Anyone investing in these products must consider the possibility that they will end, and that they will pay cap gains tax on all their capital gains.

I’m not as sure that these are ideal investments for taxable accounts. The CRA is losing tax revenue with these products.

Income trusts (2006) and corporate class mutual funds (2016) were costing the CRA tax revenue, and they no longer exist.

One must consider the possibility that the government will decide that these derivative based products should no longer exist also. In this case, the derivatives are swaps.

In 2013, there were funds using derivatives (forwards) to improve tax efficiency, and once again, the CRA was losing tax revenue. The government decided to end these funds.

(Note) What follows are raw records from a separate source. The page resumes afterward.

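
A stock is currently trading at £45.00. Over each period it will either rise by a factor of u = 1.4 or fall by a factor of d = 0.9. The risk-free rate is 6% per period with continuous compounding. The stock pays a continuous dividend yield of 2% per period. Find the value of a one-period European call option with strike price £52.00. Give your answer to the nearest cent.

Per-period risk-free factor R = e^0.06 = 1.0618; dividend-adjusted growth = e^(0.06−0.02) = 1.0408.
Risk-neutral probability p = (1.0408 − 0.9)/(1.4 − 0.9) = 0.1408/0.5000 = 0.2816
Terminal stock prices: S_u = 63, S_d = 40.5
Terminal payoffs (S − K): max(11, 0) = 11, max(-11.5, 0) = 0
Node 0 (S = 45): V_0 = e^(−0.06)·[0.2816·11.0000 + 0.7184·0.0000] = 2.9174

£2.92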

http://canadianfinancialdiy.blogspot.ca/2013/03/budget-shoots-down-tax-advantaged-swap.html
http://www.marketwired.com/press-release/blackrock-canada-announces-changes-to-forward-using-isharesr-etfs-1831816.htm

Anyone investing in these products must consider the possibility that they will end, and that they will pay cap gains tax on all their capital gains.

can you comment on whether you support these being held in TFSA/RRSP? i’m assuming yes but want to be sure i’m not missing something. thks.

never invested, not knowing

I have taken on with Questrade my first leap into ETF’s. The leak proof idea is critical.
Canadian Index (TSX 60): HXT (MER: 0.07% reduced to 0.03% until Sept 2018)
US Index (S&P 500): HXS (MER: 0.40%)
International Index (MSCI EAFE): HXDM (MER: 0.50%)
Canadian Bond Index: HBB (MER: 0.24%)
I just need to know if there is any need for me to track buys and sells to determine the ACB’s and gains or will Questrade issue me the Tslip that will make the CRA happy seeing their cost base and sold price.
If I need to take on the ACB tracking. I have to start now. Your first hand experience is important, as I could not get enough clarity talking to Questrade.